ARTYKUŁ

Krzysztof Jędrzejko, Michał Maniara

Rośliny żródłem leku stomatologicznego
2006-10-01

Plants as the source of dental medicines. The present article addresses problems relevant to two disciplines: floristic studies and pharmacy. The subject matter of this study involves the areas of the application of phytotherapy in dental treatment as well as of the search and recognition of potential sources of natural medicines. The article presents botanical and pharmaceutical characteristics of 208 species of plants representing various geographical areas and climatic zones of the world. Special emphasis has been paid to those already practically applied in different fields of allopathic and homeopathic medicine. An integral part of this article is the bilingual (Polish-Latin) systematic index of medicinal plants finding practical application in dental therapy and prophylactics worldwide. The index is the first original and, at the same time, synthetic presentation of the research addressing this area of study in the Polish literature of the subject. It also offers a database of floristic information of paramount importance.
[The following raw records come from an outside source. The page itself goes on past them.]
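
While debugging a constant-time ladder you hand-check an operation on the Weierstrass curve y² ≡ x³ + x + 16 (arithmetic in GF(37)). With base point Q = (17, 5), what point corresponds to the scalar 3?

(22, 17)

Repeated addition: build up to 3Q.
2Q: tangent at (17, 5): λ = (3·17² + 1)/(2·5) ≡ 17/10. 10⁻¹ ≡ 26 (mod 37) since 10·26 = 260 ≡ 1, so λ ≡ 17·26 ≡ 35.
  x = λ² - 17 - 17 = 1225 - 34 ≡ 7; y = λ·(17 - 7) - 5 ≡ 12. → (7, 12)
3Q: (7, 12) + (17, 5). λ = (5 - 12)/(17 - 7) ≡ 30/10 mod 37. 10⁻¹ ≡ 26 (mod 37), so λ ≡ 3.
  x = λ² - 7 - 17 = 9 - 24 ≡ 22; y = λ·(7 - 22) - 12 ≡ 17. → (22, 17)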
Its contents have been compiled in effect of extensive bibliographical research and as a result of a thorough study of particular sources. The collection of species included in the index demonstrates the possibilities and potential range of the search for sources of effective natural medicines which could find direct application in dental treatment. The article provides an insight into the practical uses of the listed species in dental medicine in worldwide, both in the space of official medicine and in the areas of folk/traditional therapeutics. The pharmacological characteristics as well as the applications of individual species and of particular materials derived thereof (organs, extracts) are described by the literature of the subject. Specific data concerning the varied medicinal properties of each of the listed species is readily found in the bibliographical sources provided at the end of the text. The information offered there is centrally relevant to dental treatment of such disorders as pulp diseases, parodontopathy, mucosal inflammations of the oral cavity, xerostomia, and many others. Similarly, the literature of the subject provides specific findings concerning the applications of the plants listed in the index as analgesics, or as components of dental impression materials used in dental prosthetics.